All I have to say about her is: poor thing. The poor girl has been taken from her homeland by her own people, kidnapped by the Russians, targeted by the cops, and all the while has had to witness endless killings and violence. The Chinese gangsters have given her a long code to a safe that contains thirty million dollars and both the cops and the Russian gangsters want it.

By luck (practically) Statham’s character Luke (he could have just been left unnamed) runs into the girl. As it turns out he’s not having such a good time either. The same Russian gangsters that are pursuing Mei kill his wife (who we don’t see) because he wouldn’t intentionally lose in a cage fight. And not to mention he’s an ex cop and those corrupt cops aren’t too happy with him either. So what does Luke do? He protects Mei, while shooting and beating up assorted bad guys left and right. Yeah!

“Safe” pretty much throws logic out the window. This is clear the moment Luke takes on a group of the Russians on a crowded subway, shoots one, and then casually gets off and moves on. The picture isn’t really clever or inconspicuous about anything. If the Chinese gangsters want to get Luke and Mei who are staying at a fancy hotel, they will hold up the place and have a massive shoot out with the cops, only to smoothly drive off. The movie’s environment is just a playground for Statham and others to have ridiculous action set pieces.

Now, within those absurd boundaries, the movie is mildly entertaining. Yakin is basically saying: “Yeah, I’m not going to try and make sense. Take it or leave it.” The movie embraces the silliness it creates while at the same time playing it straight. If you can get used to those bounds then you shouldn’t have a problem enjoying the movie.
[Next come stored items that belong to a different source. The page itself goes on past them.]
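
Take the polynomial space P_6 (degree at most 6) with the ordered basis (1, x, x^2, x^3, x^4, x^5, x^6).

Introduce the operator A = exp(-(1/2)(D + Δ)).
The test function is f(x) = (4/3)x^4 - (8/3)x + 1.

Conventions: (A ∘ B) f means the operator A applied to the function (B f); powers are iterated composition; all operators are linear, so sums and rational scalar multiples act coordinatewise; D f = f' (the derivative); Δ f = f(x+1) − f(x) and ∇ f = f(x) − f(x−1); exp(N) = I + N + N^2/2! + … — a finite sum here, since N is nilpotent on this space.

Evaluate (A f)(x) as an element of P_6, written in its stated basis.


order-1 term: -(16/3)x^3 - 4x^2 - (8/3)x + 2
order-2 term: 8x^2 + 8x + 11/3
order-3 term: -(16/3)x - 4
order-4 term: 4/3
the series for exp(-(1/2)(D + Δ)) f terminates at order 4
exp(-(1/2)(D + Δ)) f = (4/3)x^4 - (16/3)x^3 + 4x^2 - (8/3)x + 4

g(x) = (4/3)x^4 - (16/3)x^3 + 4x^2 - (8/3)x + 4


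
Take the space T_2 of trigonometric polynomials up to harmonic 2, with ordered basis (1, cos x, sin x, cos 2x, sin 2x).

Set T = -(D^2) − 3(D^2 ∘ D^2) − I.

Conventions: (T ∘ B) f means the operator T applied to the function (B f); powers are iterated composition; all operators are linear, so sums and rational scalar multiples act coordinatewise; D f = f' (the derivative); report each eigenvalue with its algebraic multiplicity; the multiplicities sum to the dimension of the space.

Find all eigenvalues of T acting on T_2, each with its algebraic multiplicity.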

I’m not going to tell you “Safe” is great, or even that good. The movie moves so fast, that there are a number of abrupt and awkward cuts, like Yakin is so impatient to get through each scene. The music is slightly over the top and most of the actors are reduced to saying corny action movie lines. But as far as trash flicks go, it’s simple, short and there are some giddily enjoyable action sequences. Yakin knows what kind movie he’s making, whether that’s something you are willing to spend your time and money on is solely up to you.